The National Night Out festivities give officers a chance to show off another side of the department, the sergeant said.
Sitting in the shade behind the church Tuesday evening, Lorenzo G. said he brought his family to the block party to enjoy a fun night out. After growing up in East Anchorage, he said he’s seen a definite change in the neighborhood over the years. It feels safer now, he said. It helps when uniformed police officers show up to hand out stickers to kids at a summer block party.
“You know how people grow up – everybody has that in their head that cops are bad, cops are gonna stop you from doing things, they’re gonna do this to you, they’re gonna do that to you, and really they’re just out here doing their job, just like everybody else is out here doing theirs,” he said. “I think it’s good that they have stuff going on like this, where they have the cops interact with everybody.”
At the block party, Lorenzo saw kids from his own neighborhood and people he grew up with. Several hundred people came through over the course of the evening. It was good to have a place where a community could get together and enjoy a summer evening, he said. It was good to have a place where kids could come and play and eat a hamburger and listen to music with their friends in the sunshine. He wished it happened more often.
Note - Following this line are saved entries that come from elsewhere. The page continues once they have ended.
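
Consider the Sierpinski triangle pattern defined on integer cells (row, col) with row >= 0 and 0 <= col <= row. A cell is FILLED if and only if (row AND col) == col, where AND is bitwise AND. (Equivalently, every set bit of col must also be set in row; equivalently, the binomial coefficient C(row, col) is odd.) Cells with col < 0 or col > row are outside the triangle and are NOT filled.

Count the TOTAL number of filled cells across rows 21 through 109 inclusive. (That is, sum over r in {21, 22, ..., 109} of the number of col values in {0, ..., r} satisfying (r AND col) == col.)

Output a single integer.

r21=10101 pc3: +8 =8
r22=10110 pc3: +8 =16
r23=10111 pc4: +16 =32
r24=11000 pc2: +4 =36
r25=11001 pc3: +8 =44
r26=11010 pc3: +8 =52
r27=11011 pc4: +16 =68
r28=11100 pc3: +8 =76
r29=11101 pc4: +16 =92
r30=11110 pc4: +16 =108
r31=11111 pc5: +32 =140
r32=100000 pc1: +2 =142
r33=100001 pc2: +4 =146
r34=100010 pc2: +4 =150
r35=100011 pc3: +8 =158
r36=100100 pc2: +4 =162
r37=100101 pc3: +8 =170
r38=100110 pc3: +8 =178
r39=100111 pc4: +16 =194
r40=101000 pc2: +4 =198
r41=101001 pc3: +8 =206
r42=101010 pc3: +8 =214
r43=101011 pc4: +16 =230
r44=101100 pc3: +8 =238
r45=101101 pc4: +16 =254
r46=101110 pc4: +16 =270
r47=101111 pc5: +32 =302
r48=110000 pc2: +4 =306
r49=110001 pc3: +8 =314
r50=110010 pc3: +8 =322
r51=110011 pc4: +16 =338
r52=110100 pc3: +8 =346
r53=110101 pc4: +16 =362
r54=110110 pc4: +16 =378
r55=110111 pc5: +32 =410
r56=111000 pc3: +8 =418
r57=111001 pc4: +16 =434
r58=111010 pc4: +16 =450
r59=111011 pc5: +32 =482
r60=111100 pc4: +16 =498
r61=111101 pc5: +32 =530
r62=111110 pc5: +32 =562
r63=111111 pc6: +64 =626
r64=1000000 pc1: +2 =628
r65=1000001 pc2: +4 =632
r66=1000010 pc2: +4 =636
r67=1000011 pc3: +8 =644
r68=1000100 pc2: +4 =648
r69=1000101 pc3: +8 =656
r70=1000110 pc3: +8 =664
r71=1000111 pc4: +16 =680
r72=1001000 pc2: +4 =684
r73=1001001 pc3: +8 =692
r74=1001010 pc3: +8 =700
r75=1001011 pc4: +16 =716
r76=1001100 pc3: +8 =724
r77=1001101 pc4: +16 =740
r78=1001110 pc4: +16 =756
r79=1001111 pc5: +32 =788
r80=1010000 pc2: +4 =792
r81=1010001 pc3: +8 =800
r82=1010010 pc3: +8 =808
r83=1010011 pc4: +16 =824
r84=1010100 pc3: +8 =832
r85=1010101 pc4: +16 =848
r86=1010110 pc4: +16 =864
r87=1010111 pc5: +32 =896
r88=1011000 pc3: +8 =904
r89=1011001 pc4: +16 =920
r90=1011010 pc4: +16 =936
r91=1011011 pc5: +32 =968
r92=1011100 pc4: +16 =984
r93=1011101 pc5: +32 =1016
r94=1011110 pc5: +32 =1048
r95=1011111 pc6: +64 =1112
r96=1100000 pc2: +4 =1116
r97=1100001 pc3: +8 =1124
r98=1100010 pc3: +8 =1132
r99=1100011 pc4: +16 =1148
r100=1100100 pc3: +8 =1156
r101=1100101 pc4: +16 =1172
r102=1100110 pc4: +16 =1188
r103=1100111 pc5: +32 =1220
r104=1101000 pc3: +8 =1228
r105=1101001 pc4: +16 =1244
r106=1101010 pc4: +16 =1260
r107=1101011 pc5: +32 =1292
r108=1101100 pc4: +16 =1308
r109=1101101 pc5: +32 =1340

Answer: 1340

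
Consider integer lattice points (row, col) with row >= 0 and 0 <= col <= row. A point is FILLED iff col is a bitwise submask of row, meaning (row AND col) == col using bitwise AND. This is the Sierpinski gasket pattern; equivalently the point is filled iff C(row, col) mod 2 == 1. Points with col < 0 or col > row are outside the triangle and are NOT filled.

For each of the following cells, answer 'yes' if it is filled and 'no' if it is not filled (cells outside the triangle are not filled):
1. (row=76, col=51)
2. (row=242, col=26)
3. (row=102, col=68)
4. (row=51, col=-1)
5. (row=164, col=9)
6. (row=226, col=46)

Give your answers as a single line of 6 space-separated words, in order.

Answer: no no yes no no no

Derivation:
(76,51): row=0b1001100, col=0b110011, row AND col = 0b0 = 0; 0 != 51 -> empty
(242,26): row=0b11110010, col=0b11010, row AND col = 0b10010 = 18; 18 != 26 -> empty
(102,68): row=0b1100110, col=0b1000100, row AND col = 0b1000100 = 68; 68 == 68 -> filled
(51,-1): col outside [0, 51] -> not filled
(164,9): row=0b10100100, col=0b1001, row AND col = 0b0 = 0; 0 != 9 -> empty
(226,46): row=0b11100010, col=0b101110, row AND col = 0b100010 = 34; 34 != 46 -> empty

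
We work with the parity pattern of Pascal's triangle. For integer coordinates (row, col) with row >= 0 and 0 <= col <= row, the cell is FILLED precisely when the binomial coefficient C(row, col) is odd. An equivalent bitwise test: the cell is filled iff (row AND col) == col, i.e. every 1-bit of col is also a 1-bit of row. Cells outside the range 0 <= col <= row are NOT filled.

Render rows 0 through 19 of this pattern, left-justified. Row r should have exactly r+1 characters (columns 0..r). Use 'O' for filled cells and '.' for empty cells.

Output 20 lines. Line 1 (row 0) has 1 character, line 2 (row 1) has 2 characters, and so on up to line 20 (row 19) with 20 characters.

Answer: O
OO
O.O
OOOO
O...O
OO..OO
O.O.O.O
OOOOOOOO
O.......O
OO......OO
O.O.....O.O
OOOO....OOOO
O...O...O...O
OO..OO..OO..OO
O.O.O.O.O.O.O.O
OOOOOOOOOOOOOOOO
O...............O
OO..............OO
O.O.............O.O
OOOO............OOOO

Derivation:
r0=0: O
r1=1: OO
r2=10: O.O
r3=11: OOOO
r4=100: O...O
r5=101: OO..OO
r6=110: O.O.O.O
r7=111: OOOOOOOO
r8=1000: O.......O
r9=1001: OO......OO
r10=1010: O.O.....O.O
r11=1011: OOOO....OOOO
r12=1100: O...O...O...O
r13=1101: OO..OO..OO..OO
r14=1110: O.O.O.O.O.O.O.O
r15=1111: OOOOOOOOOOOOOOOO
r16=10000: O...............O
r17=10001: OO..............OO
r18=10010: O.O.............O.O
r19=10011: OOOO............OOOO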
“Growing up here, it was so boring,” Lorenzo said. “So we got in trouble, we did stuff we weren’t supposed to do: Like I used to go out at night just to get chased by the cops, ‘cause I knew that it was curfew time.”
He wants things to be different for his own kids. Sgt. Nolder, who graduated from East High School, said he wants things to be different, too.
“We really want to make the community better through partnerships,” he said. “We just need more people to do it.”